Measurement and QCD Analysis of Jet Cross Sections in Deep-Inelastic Positron-Proton Collisions at sqrt(s) of 300 GeV
H1 Collaboration, C. Adloff
TL;DR
This study measures multi-differential jet cross sections in deep-inelastic $e^+p$ scattering at $\,\sqrt{s}=300$ GeV using the H1 detector, across a wide range of $Q^2$ and jet transverse energies in the Breit frame. By comparing to next-to-leading order QCD predictions and applying hadronization corrections, the authors extract the strong coupling constant and the proton gluon density, and perform a simultaneous determination of both alongside the quark densities.

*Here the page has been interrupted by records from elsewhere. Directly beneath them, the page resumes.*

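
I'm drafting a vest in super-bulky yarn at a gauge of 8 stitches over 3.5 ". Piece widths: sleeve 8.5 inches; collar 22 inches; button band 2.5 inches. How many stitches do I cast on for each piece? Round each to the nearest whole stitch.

sleeve 19; collar 50; button band 6.

Rate = 8/3.5 = 2.286 sts per in.
sleeve: 8.5 × 2.286 = 19.43 → 19.
collar: 22 × 2.286 = 50.29 → 50.
button band: 2.5 × 2.286 = 5.71 → 6.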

The analysis demonstrates good agreement with NLO QCD for observables with modest higher-order and non-perturbative effects, and shows that jet data provide direct sensitivity to gluons in the proton, consistent with global PDF fits. A simultaneous fit confirms the viability of constraining $\,\\alpha_s$ and PDFs with DIS jet data, highlighting the complementary role of jet cross sections to inclusive DIS in shaping our understanding of proton structure and strong coupling at high energy.
Abstract
Jet production is studied in the Breit frame in deep-inelastic positron-proton scattering over a large range of four-momentum transfers 5 < Q^2 < 15000 GeV^2 and transverse jet energies 7 < E_T < 60 GeV. The analysis is based on data corresponding to an integrated luminosity of L_int \simeq 33 pb^(-1) taken in the years 1995-1997 with the H1 detector at HERA at a center-of-mass energy sqrt(s)=300 GeV. Dijet and inclusive jet cross sections are measured multi-differentially using k_perp and angular ordered jet algorithms. The results are compared to the predictions of perturbative QCD calculations in next-to-leading order in the strong coupling constant alphas.QCD fits are performed in which alphas and the gluon density in the proton are determined separately. The gluon density is found to be in good agreement with results obtained in other analyses using data from different processes. The strong coupling constant is determined to be alphas(MZ)=0.1186+-0.0059. In addition an analysis of the data in which both alphas and the gluon density are determined simultaneously is presented.